In contrast to these naturally evolving areas, the locations and themes of explicitly educational landscape areas are ordered and structured. The queing plaza demonstration garden was designed to showcase native vegetation -- from the beach dune to the bayhead -- in the context of a pleasant human environment. Generous seating areas, bicycle parking, a water fountain and restroom facilities within a landscape whose ecological design divides the areas into 50% shaded and green surfaces and 50% sunny open areas with respect to the shadow of the massive building and the low angle of the afternoon sun.
In addition to a second grant for educational signage from the Tampa Bay National Estuary Program, the landscape has has won two awards for native planting: the Florida Native Plant Society's Design with Natives Grand Award and a community design award for natural environment from the Hillsborough County City-County Planning Commission. Notwithstanding, Ekistics' Tom Levin, ASLA, AICP, was suddenly cognizant of its success as an attractant garden one night when that quality was clearly measurable in "the song of the frogs and crickets" that had long been absent from the site of the former Coca-Cola bottling plant.
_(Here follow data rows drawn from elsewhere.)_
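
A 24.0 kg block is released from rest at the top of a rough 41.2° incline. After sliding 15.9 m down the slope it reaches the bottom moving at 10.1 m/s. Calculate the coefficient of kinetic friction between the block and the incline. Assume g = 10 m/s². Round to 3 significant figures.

Energy balance down the incline: mg L sinθ − ½mv² = μ_k (mg cosθ) L
mgL sinθ = 2513.6 J; ½mv² = 1224.1 J
W_f = 2513.6 − 1224.1 = 1289 J
μ_k = W_f/(mg cosθ · L) = 1289/(180.6 × 15.9) = 0.4491

μ_k = 0.449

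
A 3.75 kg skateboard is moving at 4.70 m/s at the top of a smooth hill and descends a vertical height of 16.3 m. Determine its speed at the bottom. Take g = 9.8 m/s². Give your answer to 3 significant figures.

v = 18.5 m/s

Equating total energy at the two states: ½mv₀² + mgh = ½mv²
v² = v₀² + 2gh = (4.70)² + 2(9.8)(16.3) = 341.57
v = √341.57 = 18.48 m/s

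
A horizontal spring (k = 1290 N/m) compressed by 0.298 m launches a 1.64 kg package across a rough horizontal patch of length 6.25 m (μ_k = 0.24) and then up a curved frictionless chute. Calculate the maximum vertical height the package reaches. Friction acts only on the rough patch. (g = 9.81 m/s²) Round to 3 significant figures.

h = 2.06 m

Spring energy: E₀ = ½kx² = ½(1290)(0.298)² = 57.279 J
Friction: W_f = μ_k mg d = (0.24)(1.64)(9.81)(6.25) = 24.13 J
Energy at base of ramp: E = 57.279 − 24.13 = 33.146 J
At max height all remaining energy is PE: mgh = E ⇒ h = E/(mg) = 33.146/(1.64 × 9.81) = 2.060 m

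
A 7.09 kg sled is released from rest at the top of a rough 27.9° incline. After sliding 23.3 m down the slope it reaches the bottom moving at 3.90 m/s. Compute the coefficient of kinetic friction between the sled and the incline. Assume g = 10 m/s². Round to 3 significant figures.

The energy dissipated by friction is the PE lost minus the KE gained:
mgL sinθ = 773.01 J; ½mv² = 53.919 J
W_f = 773.01 − 53.919 = 719.1 J
μ_k = W_f/(mg cosθ · L) = 719.1/(62.66 × 23.3) = 0.4925

μ_k = 0.493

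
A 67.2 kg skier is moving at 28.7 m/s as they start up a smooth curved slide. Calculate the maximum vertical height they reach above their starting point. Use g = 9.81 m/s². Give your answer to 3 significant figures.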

The broad-reaching success of educational displays familiarizing people with such native vegetation is visible in the number of volunteers who rally to restore Florida's environment, including Leffis Key, a spoil island which Manatee County aims to restore to pre-1950's conditions with a grant from the Sarasota Bay National Estuary Program (SBNEP). Calling the Leffis Key Habitat Restoration a "landmark project" (it is one of 21 projects funded by the EPA through its estuary protection programs -- one of twelve at the time of funding), the director of SBNEP, Mark Alderson enthusiastically described the progression of "intertidal pools and sand dunes along the road that abutts the beach [as] 'dramatic' in and of themselves," made all the more spectacular by the view of the "Bahama-colored sea" that can be viewed from a land formation resembling an "Indian midden" atop the key.
Charged with redesigning the tidal environment at Leffis Key, Jack Gorzeman, Landscape Architect in Manatee County's Environmental Management Department, and Alan Burdett, an expert in coastal vegetation with the Florida Department of Environmental Protection, described the scientific precision of the planting succession from the shoreline. Devised relative to the designated sea level planes of tidal, intertidal, and drier zones, planting of over 20,000 marsh grasses -- smooth cordgrass, saltwater cordgrass, and salt jointgrass -- on the banks of the tidal ponds was accomplished entirely by volunteer labor, who thereby helped create a variety of habitats for fish, especially juvenile fish (necessarily a major object of restoration). Natural mangrove recruitment has rapidly occurred due to the mature mangroves bordering the created wetlands, though the upland required replanting of non-native species with native dune and coastal ridge plants, such as sea oats, beach elder, dune sunflower, southern red cedar, green buttonwood, sea grape, gumbo-limbo, hercules club, jamaica dogwood, and strangler fig.
A baywalk, which provides access to all comers, leads to an upland knoll constructed from excavated earth 26 feet high: as the highest point in coastal Manatee County, it affords a 360-degree view of Sarasota Bay and the Gulf of Mexico.